Sculpture: Works by Nahum Tevet, Richard Long, Alan Saret
Installation view
James Cohen, New York, 2017
Photo: Phoebe d'Heurle
Courtesy of the artist and James Cohen, New York

Nahum Tevet
Double Mirror (BD), 2015
Acrylic and industrial paint on wood, veneer, metallic mirror
19 5/8 x 16 1/2 x 13 3/8 in.
50 x 42 x 30 cm
Courtesy of the artist and James Cohen, New York

Born and educated in Israel, Nahum Tevet became interested in the European and American Minimalist and Conceptual ideas in the 1970s.
The new works in this exhibition address the issue that concerned the artist for decades- "how does the physical existence of something occupies a space in the real world?"  Mounted to the wall, Double Mirror (BD) is a geometric structure made of industrial wood on a reflective metallic mirror.  This work looks somewhat like a furniture piece and also somewhat like an architectural model.  There are more than one way to approach the work. From the side, it looks to be defying gravity because the pieces on the metal mirror extends out as long as the height of the rectangular mirror it is on (to the point that makes one want to re-orient it so it could be placed on the floor to avoid precariousness). Approaching front on, this piece feels like a line drawing of the 60s Minimalist style with straight lines that form perfect shapes with correspondent sides.  Tevet's investigation of form and space is not a solo artistic experimentation, he also provides the viewer with the opportunity to re-examine one's physical existence in a given space.  The metal mirror reflects back a clear image of the person facing it, and thus the person becomes integrated with the sculpture inside the gallery's architecture.


Alan Saret
Through Dancer, 1984-90
Phospher bronze
40 x 48 x 80 in
101.6 x 121.9 x 203.2 cm
Courtesy of the artist and James Cohen, New York

Alan Saret's wire sculptures are like drawings in 3-D.  From afar they almost look like intertwined and knotted strings, so fine as to take on the appearance like a ball of hair or tumble weed.  In the 60s, the American artist worked as an engineer for Port Authority and drew plans for major infrastructure projects.  In the 70s, he traveled to India and the trip inspired him to explore the metaphysic and spiritual aspects of art.  The selection of pieces in this exhibition reflect the artist's fascination in systematic planning hidden in plain sight. Among the chaos of these clusters, they show different methods of tying and molding. The formations activate the space using both the positive space and the negative space. Saret's work invites one to meditate on its structure as well as its relation to the physical surrounding.
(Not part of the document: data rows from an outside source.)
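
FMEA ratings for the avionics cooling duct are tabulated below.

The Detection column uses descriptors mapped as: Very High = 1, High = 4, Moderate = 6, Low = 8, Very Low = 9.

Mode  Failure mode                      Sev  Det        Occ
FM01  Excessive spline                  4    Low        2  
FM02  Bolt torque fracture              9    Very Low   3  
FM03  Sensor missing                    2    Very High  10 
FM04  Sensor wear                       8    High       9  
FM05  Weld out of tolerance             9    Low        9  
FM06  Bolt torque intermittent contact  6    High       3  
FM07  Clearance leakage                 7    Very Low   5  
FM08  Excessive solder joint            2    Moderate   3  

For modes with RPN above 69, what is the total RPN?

1566

RPN = Severity × Occurrence × Detection:
  FM01: 4 × 2 × 8 = 64
  FM02: 9 × 3 × 9 = 243
  FM03: 2 × 10 × 1 = 20
  FM04: 8 × 9 × 4 = 288
  FM05: 9 × 9 × 8 = 648
  FM06: 6 × 3 × 4 = 72
  FM07: 7 × 5 × 9 = 315
  FM08: 2 × 3 × 6 = 36
RPN > 69: FM02 (243), FM04 (288), FM05 (648), FM06 (72), FM07 (315).
Sum: 243 + 288 + 648 + 72 + 315 = 1566.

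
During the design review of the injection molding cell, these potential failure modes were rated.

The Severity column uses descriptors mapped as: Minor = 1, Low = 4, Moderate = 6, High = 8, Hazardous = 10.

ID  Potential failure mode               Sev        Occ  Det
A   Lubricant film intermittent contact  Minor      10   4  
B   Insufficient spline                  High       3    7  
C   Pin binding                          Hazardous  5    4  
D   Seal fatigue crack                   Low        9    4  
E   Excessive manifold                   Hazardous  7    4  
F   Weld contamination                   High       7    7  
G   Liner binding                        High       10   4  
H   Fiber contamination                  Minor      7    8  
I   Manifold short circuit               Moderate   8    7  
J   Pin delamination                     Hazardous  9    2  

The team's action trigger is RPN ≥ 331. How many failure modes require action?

2

RPN = Severity × Occurrence × Detection:
  A: 1 × 10 × 4 = 40
  B: 8 × 3 × 7 = 168
  C: 10 × 5 × 4 = 200
  D: 4 × 9 × 4 = 144
  E: 10 × 7 × 4 = 280
  F: 8 × 7 × 7 = 392
  G: 8 × 10 × 4 = 320
  H: 1 × 7 × 8 = 56
  I: 6 × 8 × 7 = 336
  J: 10 × 9 × 2 = 180
Modes with RPN ≥ 331: F (392), I (336) → 2.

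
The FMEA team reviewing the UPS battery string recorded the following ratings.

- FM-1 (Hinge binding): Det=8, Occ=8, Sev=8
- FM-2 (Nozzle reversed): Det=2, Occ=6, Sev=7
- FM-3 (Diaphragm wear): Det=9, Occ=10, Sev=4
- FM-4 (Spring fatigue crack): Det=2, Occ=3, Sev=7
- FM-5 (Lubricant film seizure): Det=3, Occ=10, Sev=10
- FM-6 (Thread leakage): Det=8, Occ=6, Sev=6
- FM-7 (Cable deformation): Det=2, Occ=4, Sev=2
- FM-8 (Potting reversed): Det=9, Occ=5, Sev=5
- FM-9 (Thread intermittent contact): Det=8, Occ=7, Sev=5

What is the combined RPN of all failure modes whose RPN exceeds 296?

1172

RPN = Severity × Occurrence × Detection:
  FM-1: 8 × 8 × 8 = 512
  FM-2: 7 × 6 × 2 = 84
  FM-3: 4 × 10 × 9 = 360
  FM-4: 7 × 3 × 2 = 42
  FM-5: 10 × 10 × 3 = 300
  FM-6: 6 × 6 × 8 = 288
  FM-7: 2 × 4 × 2 = 16
  FM-8: 5 × 5 × 9 = 225
  FM-9: 5 × 7 × 8 = 280
RPN > 296: FM-1 (512), FM-3 (360), FM-5 (300).
Sum: 512 + 360 + 300 = 1172.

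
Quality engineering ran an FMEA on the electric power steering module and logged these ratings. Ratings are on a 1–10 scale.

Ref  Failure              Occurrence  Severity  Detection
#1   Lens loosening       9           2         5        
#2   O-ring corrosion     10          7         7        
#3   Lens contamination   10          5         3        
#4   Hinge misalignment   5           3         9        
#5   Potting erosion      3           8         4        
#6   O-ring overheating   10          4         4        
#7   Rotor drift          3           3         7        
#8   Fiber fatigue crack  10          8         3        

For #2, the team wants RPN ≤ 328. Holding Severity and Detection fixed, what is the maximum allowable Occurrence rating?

#2: S=7, O=10, D=7 → current RPN = 490.
Fixed product = 49. Need 49 × O ≤ 328, so O ≤ 328/49 = 6.69.
Maximum integer Occurrence rating = 6 (gives RPN 294; O=7 would give 343 > 328).

6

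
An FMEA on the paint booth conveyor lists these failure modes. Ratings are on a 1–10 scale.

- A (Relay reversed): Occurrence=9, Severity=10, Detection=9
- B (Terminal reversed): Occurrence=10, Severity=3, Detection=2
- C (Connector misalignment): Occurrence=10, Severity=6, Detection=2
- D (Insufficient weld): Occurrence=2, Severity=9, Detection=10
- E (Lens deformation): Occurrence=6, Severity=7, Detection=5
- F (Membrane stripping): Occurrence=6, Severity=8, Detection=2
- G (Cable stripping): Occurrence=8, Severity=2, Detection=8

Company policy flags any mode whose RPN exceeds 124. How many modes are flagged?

RPN = Severity × Occurrence × Detection:
  A: 10 × 9 × 9 = 810
  B: 3 × 10 × 2 = 60
  C: 6 × 10 × 2 = 120
  D: 9 × 2 × 10 = 180
  E: 7 × 6 × 5 = 210
  F: 8 × 6 × 2 = 96
  G: 2 × 8 × 8 = 128
Modes with RPN > 124: A (810), D (180), E (210), G (128) → 4.

4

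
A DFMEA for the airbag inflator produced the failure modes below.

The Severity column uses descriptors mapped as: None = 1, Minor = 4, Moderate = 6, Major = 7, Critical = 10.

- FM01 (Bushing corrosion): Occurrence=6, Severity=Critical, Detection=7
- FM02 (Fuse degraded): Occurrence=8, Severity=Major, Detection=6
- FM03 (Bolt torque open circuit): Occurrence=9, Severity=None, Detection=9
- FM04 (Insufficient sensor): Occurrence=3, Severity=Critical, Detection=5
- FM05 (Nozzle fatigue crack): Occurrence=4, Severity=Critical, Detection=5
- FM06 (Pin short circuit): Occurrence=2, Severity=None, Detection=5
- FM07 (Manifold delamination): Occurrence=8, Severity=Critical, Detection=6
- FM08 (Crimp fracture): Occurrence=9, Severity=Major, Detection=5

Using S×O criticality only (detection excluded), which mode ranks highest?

FM07

Criticality = Severity × Occurrence:
  FM01: 10 × 6 = 60
  FM02: 7 × 8 = 56
  FM03: 1 × 9 = 9
  FM04: 10 × 3 = 30
  FM05: 10 × 4 = 40
  FM06: 1 × 2 = 2
  FM07: 10 × 8 = 80
  FM08: 7 × 9 = 63
Highest criticality is 80 → FM07.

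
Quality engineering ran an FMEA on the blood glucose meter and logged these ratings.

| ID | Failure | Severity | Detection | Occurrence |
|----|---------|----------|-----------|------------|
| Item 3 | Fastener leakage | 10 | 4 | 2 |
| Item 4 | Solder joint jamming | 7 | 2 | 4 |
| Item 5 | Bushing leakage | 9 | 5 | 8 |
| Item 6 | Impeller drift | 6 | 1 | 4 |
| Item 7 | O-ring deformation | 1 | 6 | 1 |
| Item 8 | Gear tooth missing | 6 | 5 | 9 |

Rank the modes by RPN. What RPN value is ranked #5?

24

RPN = Severity × Occurrence × Detection:
  Item 3: 10 × 2 × 4 = 80
  Item 4: 7 × 4 × 2 = 56
  Item 5: 9 × 8 × 5 = 360
  Item 6: 6 × 4 × 1 = 24
  Item 7: 1 × 1 × 6 = 6
  Item 8: 6 × 9 × 5 = 270
Sorted descending: 360, 270, 80, 56, 24, 6.
The fifth-highest RPN is 24 (Item 6).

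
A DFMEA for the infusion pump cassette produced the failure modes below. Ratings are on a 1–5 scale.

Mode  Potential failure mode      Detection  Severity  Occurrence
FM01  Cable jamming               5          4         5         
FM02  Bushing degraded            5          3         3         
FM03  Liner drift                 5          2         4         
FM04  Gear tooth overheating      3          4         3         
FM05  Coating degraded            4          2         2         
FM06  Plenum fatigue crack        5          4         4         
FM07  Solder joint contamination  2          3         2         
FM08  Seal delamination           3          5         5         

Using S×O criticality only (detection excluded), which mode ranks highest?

FM08

Criticality = Severity × Occurrence:
  FM01: 4 × 5 = 20
  FM02: 3 × 3 = 9
  FM03: 2 × 4 = 8
  FM04: 4 × 3 = 12
  FM05: 2 × 2 = 4
  FM06: 4 × 4 = 16
  FM07: 3 × 2 = 6
  FM08: 5 × 5 = 25
Highest criticality is 25 → FM08.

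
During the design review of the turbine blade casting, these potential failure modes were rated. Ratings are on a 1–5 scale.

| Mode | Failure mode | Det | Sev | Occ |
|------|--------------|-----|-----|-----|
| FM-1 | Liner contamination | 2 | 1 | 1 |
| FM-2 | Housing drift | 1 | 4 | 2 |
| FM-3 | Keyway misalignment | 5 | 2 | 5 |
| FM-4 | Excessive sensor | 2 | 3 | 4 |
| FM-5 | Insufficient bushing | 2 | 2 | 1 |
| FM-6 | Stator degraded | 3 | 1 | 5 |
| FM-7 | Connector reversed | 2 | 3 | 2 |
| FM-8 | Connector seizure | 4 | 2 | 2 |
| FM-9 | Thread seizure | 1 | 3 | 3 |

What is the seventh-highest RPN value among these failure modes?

8

RPN = Severity × Occurrence × Detection:
  FM-1: 1 × 1 × 2 = 2
  FM-2: 4 × 2 × 1 = 8
  FM-3: 2 × 5 × 5 = 50
  FM-4: 3 × 4 × 2 = 24
  FM-5: 2 × 1 × 2 = 4
  FM-6: 1 × 5 × 3 = 15
  FM-7: 3 × 2 × 2 = 12
  FM-8: 2 × 2 × 4 = 16
  FM-9: 3 × 3 × 1 = 9
Sorted descending: 50, 24, 16, 15, 12, 9, 8, 4, 2.
The seventh-highest RPN is 8 (FM-2).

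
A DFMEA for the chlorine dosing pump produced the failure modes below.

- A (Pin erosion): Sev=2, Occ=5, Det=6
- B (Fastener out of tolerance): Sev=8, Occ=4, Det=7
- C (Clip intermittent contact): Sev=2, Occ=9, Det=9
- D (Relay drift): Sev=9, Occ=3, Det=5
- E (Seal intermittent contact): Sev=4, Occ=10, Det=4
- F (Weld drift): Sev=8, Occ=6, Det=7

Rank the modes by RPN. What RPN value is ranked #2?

224

RPN = Severity × Occurrence × Detection:
  A: 2 × 5 × 6 = 60
  B: 8 × 4 × 7 = 224
  C: 2 × 9 × 9 = 162
  D: 9 × 3 × 5 = 135
  E: 4 × 10 × 4 = 160
  F: 8 × 6 × 7 = 336
Sorted descending: 336, 224, 162, 160, 135, 60.
The second-highest RPN is 224 (B).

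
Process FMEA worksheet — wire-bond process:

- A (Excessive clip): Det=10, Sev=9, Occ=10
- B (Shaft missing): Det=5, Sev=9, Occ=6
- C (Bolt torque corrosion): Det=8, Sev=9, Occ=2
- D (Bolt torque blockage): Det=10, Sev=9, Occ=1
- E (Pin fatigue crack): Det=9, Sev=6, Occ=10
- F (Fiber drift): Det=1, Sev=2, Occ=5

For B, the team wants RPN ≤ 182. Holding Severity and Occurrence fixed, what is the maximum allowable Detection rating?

3

B: S=9, O=6, D=5 → current RPN = 270.
Fixed product = 54. Need 54 × D ≤ 182, so D ≤ 182/54 = 3.37.
Maximum integer Detection rating = 3 (gives RPN 162; D=4 would give 216 > 182).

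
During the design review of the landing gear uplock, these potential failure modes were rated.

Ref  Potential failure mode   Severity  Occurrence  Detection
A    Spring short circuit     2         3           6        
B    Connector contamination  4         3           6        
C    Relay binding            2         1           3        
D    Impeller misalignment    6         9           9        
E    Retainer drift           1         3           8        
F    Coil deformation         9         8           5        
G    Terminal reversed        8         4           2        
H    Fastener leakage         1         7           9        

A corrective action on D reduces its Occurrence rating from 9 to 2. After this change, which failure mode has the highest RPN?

F

RPN = Severity × Occurrence × Detection:
  A: 2 × 3 × 6 = 36
  B: 4 × 3 × 6 = 72
  C: 2 × 1 × 3 = 6
  D: 6 × 9 × 9 = 486
  E: 1 × 3 × 8 = 24
  F: 9 × 8 × 5 = 360
  G: 8 × 4 × 2 = 64
  H: 1 × 7 × 9 = 63
After action: D → 6 × 2 × 9 = 108.
Revised RPNs: F=360, D=108, B=72, G=64, H=63, A=36, E=24, C=6.
Highest is now F (360).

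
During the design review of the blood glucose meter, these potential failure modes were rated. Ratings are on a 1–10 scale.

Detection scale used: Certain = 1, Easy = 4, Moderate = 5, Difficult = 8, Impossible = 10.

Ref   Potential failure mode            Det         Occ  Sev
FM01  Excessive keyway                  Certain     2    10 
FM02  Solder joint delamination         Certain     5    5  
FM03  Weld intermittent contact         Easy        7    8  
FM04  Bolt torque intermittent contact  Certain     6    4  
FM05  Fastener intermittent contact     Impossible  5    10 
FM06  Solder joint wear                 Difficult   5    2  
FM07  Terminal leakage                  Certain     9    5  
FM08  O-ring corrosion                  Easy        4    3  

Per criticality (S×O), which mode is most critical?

Criticality = Severity × Occurrence:
  FM01: 10 × 2 = 20
  FM02: 5 × 5 = 25
  FM03: 8 × 7 = 56
  FM04: 4 × 6 = 24
  FM05: 10 × 5 = 50
  FM06: 2 × 5 = 10
  FM07: 5 × 9 = 45
  FM08: 3 × 4 = 12
Highest criticality is 56 → FM03.

FM03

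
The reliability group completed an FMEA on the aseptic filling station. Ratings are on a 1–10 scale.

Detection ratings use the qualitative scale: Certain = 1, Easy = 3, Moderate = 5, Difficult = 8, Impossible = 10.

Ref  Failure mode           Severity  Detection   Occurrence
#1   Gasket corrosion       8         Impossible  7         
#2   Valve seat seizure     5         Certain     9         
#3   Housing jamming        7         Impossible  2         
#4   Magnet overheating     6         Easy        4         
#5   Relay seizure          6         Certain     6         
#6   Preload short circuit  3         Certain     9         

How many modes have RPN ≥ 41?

4

RPN = Severity × Occurrence × Detection:
  #1: 8 × 7 × 10 = 560
  #2: 5 × 9 × 1 = 45
  #3: 7 × 2 × 10 = 140
  #4: 6 × 4 × 3 = 72
  #5: 6 × 6 × 1 = 36
  #6: 3 × 9 × 1 = 27
Modes with RPN ≥ 41: #1 (560), #2 (45), #3 (140), #4 (72) → 4.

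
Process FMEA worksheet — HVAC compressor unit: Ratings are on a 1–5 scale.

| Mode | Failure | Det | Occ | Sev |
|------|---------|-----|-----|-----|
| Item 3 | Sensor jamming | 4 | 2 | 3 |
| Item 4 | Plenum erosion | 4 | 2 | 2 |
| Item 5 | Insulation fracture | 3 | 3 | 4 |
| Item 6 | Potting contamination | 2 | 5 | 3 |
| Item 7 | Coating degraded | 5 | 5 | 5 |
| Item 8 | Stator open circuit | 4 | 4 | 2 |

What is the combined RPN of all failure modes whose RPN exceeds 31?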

Sculpture: Works by Nahum Tevet, Richard Long, Alan Saret
Installation view
James Cohen, New York, 2017
Photo: Phoebe d'Heurle
Courtesy of the artist and James Cohen, New York

In contrast to the weightlessness of Saret's work, Richard Long's installation in the end gallery looks earthy and heavy.  Made of slate, these sheets of rock with rough edges form a perfect circle.  It sections off a portion of the floor at the same time leaving it open.  Born in Bristol, the artist has been producing large scale installations in open natural landscapes as well as inside museums and galleries.  Long focuses on the idea of round-walks that he first introduced in the 60s, and uses the materials taken from surfaces that he had once walked on.  Red Ring, 2017 represents time and space, and the experience one has with distance and travel.  This work welcomes the viewer to walk around and imagine the feeling of being in a natural land.

The current exhibition also includes drawings and paintings by Alan Saret and Richard Long.  I have chosen to focus on the sculptures because they force one to actively engage with the architecture. They illustrate the nature of sculpture that involves physical experience in time and space.